Albert Roger Millar
Albet Roger Millar nace el 20 de mayo de 1952 en Yaoundé, Camerún
Es la gran figura del fútbol africano, irrumpió en la escena internacional a la madura edad de 38 años. Milla, poseedor de una técnica depurada y de una excelente visión del juego, colocó a su equipo en cuartos de final de la Copa Mundial de la FIFA Italia 1990, prácticamente él solo. Y cuatro años después, lo que resulta todavía más increíble, también participó en la edición de Estados Unidos.
La ocupación de su padre como empleado de ferrocarriles hizo que la familia se trasladara constantemente de un lugar a otro, sin establecerse definitivamente en ninguna parte. Sin embargo, el joven Roger no tenía problemas para hacer nuevos amigos, gracias al amor que profesaba por el bello deporte del fútbol. En cualquier parte en que se estableciera la familia, Milla se dedicaba a jugar descalzo y enseguida se hacía famoso en el lugar con el apodo de “Pelé”.
Roger Milla fichó por el Eclair de Duala, su primer club, a los 13 años. A tan corta edad ya tenía totalmente desarrollada esa magnífica técnica y el gran olfato de gol que lo caracterizarían. No obstante, pasaron otros cinco años hasta que consiguió proclamarse campeón de liga con el Léopard de Duala. Tras hacerse con otro campeonato de liga y colocarse en una semifinal de la Copa Africana de Naciones, Milla fichó por el Tonnerre Club de Yaundé, y no tuvo que esperar mucho para que su nombre apareciera en la alineación de la selección nacional.

Su carrera internacional despegó con un muy prometedor comienzo en 1976, pues ese mismo año recibió el galardón del Balón de Oro africano. Sin embargo, en el ámbito de clubes, Milla seguía esperando pacientemente a que sugiera el gran contrato de su vida. Creyó que el gran momento había llegado cuando el club francés Valenciennes lo atrajo a cruzar el Mediterráneo ofreciéndole un contrato muy jugoso. Pero las promesas pecuniarias no se materializaron y el jugador acabó en el banquillo de suplentes, en una casa diminuta y con un sueldo mensual de 300 libras esterlinas.
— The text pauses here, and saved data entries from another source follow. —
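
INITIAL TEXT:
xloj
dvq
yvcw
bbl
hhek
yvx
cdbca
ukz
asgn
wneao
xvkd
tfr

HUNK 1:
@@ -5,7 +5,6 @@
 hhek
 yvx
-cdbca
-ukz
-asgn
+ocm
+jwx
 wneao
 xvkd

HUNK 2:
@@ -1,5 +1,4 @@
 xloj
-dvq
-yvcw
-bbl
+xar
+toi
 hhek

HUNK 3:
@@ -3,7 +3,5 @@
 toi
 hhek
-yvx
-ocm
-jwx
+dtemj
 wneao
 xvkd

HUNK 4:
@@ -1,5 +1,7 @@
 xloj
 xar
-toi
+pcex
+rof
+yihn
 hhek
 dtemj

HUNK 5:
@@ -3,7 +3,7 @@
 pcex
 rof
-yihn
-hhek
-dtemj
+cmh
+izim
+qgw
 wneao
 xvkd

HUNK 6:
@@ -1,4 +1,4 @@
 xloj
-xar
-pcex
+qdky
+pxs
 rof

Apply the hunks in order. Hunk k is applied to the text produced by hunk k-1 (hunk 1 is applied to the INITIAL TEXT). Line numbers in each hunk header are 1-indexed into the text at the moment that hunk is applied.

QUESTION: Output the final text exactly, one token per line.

Hunk 1: at line 5 remove [cdbca,ukz,asgn] add [ocm,jwx] -> 11 lines: xloj dvq yvcw bbl hhek yvx ocm jwx wneao xvkd tfr
Hunk 2: at line 1 remove [dvq,yvcw,bbl] add [xar,toi] -> 10 lines: xloj xar toi hhek yvx ocm jwx wneao xvkd tfr
Hunk 3: at line 3 remove [yvx,ocm,jwx] add [dtemj] -> 8 lines: xloj xar toi hhek dtemj wneao xvkd tfr
Hunk 4: at line 1 remove [toi] add [pcex,rof,yihn] -> 10 lines: xloj xar pcex rof yihn hhek dtemj wneao xvkd tfr
Hunk 5: at line 3 remove [yihn,hhek,dtemj] add [cmh,izim,qgw] -> 10 lines: xloj xar pcex rof cmh izim qgw wneao xvkd tfr
Hunk 6: at line 1 remove [xar,pcex] add [qdky,pxs] -> 10 lines: xloj qdky pxs rof cmh izim qgw wneao xvkd tfr

Answer: xloj
qdky
pxs
rof
cmh
izim
qgw
wneao
xvkd
tfr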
Milla no salió mejor parado tras su viaje hacia el sur con destino al AS Mónaco. Pasó la mitad de su estadía en el club sentado en el banquillo y la otra mitad lesionado. Tampoco la temporada que militó en el Bastia sirvió para mejorar la reputación del jugador. Sus improvisados viajes a Camerún no eran del agrado del equipo técnico. “La gente me juzgaba por lo que oían o leían en la prensa y los grandes clubes no tenían ninguna fe en mí”, declaró Milla años más tarde, quizás con una pizca de resentimiento. La salvación llegó de la mano del Saint-Etienne, equipo que acababa de descender a segunda división.
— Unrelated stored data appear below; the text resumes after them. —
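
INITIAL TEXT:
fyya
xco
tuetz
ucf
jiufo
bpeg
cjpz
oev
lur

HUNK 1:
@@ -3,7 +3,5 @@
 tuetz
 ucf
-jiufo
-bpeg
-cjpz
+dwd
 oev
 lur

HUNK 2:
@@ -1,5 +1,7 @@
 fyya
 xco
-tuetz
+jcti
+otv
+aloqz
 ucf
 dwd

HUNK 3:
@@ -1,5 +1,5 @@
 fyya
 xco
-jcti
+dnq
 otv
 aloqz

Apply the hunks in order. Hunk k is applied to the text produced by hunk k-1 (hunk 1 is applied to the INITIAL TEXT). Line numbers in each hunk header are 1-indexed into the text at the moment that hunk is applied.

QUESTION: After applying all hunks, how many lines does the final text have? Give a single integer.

Hunk 1: at line 3 remove [jiufo,bpeg,cjpz] add [dwd] -> 7 lines: fyya xco tuetz ucf dwd oev lur
Hunk 2: at line 1 remove [tuetz] add [jcti,otv,aloqz] -> 9 lines: fyya xco jcti otv aloqz ucf dwd oev lur
Hunk 3: at line 1 remove [jcti] add [dnq] -> 9 lines: fyya xco dnq otv aloqz ucf dwd oev lur
Final line count: 9

Answer: 9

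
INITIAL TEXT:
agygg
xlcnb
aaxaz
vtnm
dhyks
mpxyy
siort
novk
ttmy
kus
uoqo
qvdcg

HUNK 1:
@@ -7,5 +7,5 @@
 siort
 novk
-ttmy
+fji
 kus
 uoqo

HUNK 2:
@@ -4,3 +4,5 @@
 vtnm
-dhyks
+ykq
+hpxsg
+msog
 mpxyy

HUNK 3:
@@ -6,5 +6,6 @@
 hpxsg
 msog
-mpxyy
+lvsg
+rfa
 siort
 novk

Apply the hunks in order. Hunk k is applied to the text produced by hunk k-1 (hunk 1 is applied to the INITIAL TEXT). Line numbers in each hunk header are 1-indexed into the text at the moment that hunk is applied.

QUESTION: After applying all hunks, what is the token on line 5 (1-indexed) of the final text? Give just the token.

Answer: ykq

Derivation:
Hunk 1: at line 7 remove [ttmy] add [fji] -> 12 lines: agygg xlcnb aaxaz vtnm dhyks mpxyy siort novk fji kus uoqo qvdcg
Hunk 2: at line 4 remove [dhyks] add [ykq,hpxsg,msog] -> 14 lines: agygg xlcnb aaxaz vtnm ykq hpxsg msog mpxyy siort novk fji kus uoqo qvdcg
Hunk 3: at line 6 remove [mpxyy] add [lvsg,rfa] -> 15 lines: agygg xlcnb aaxaz vtnm ykq hpxsg msog lvsg rfa siort novk fji kus uoqo qvdcg
Final line 5: ykq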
En ese club, Milla volvió a colocarse en la senda del gol y marcó 22 tantos en 31 partidos. Su largo peregrinaje terminó por fin el día en que fichó por el Montpellier, donde llegó a sentirse como en casa y donde pudo hacer gala de sus prolíficos regates y de su gran capacidad goleadora. Tan a gusto llegó a sentirse en el Montpellier que, cuando puso fin a su carrera deportiva, entró a formar parte del equipo técnico. Abandonó definitivamente el club francés el día 31 de mayo de 1989. Para entonces, se retiro con un total de 152 goles.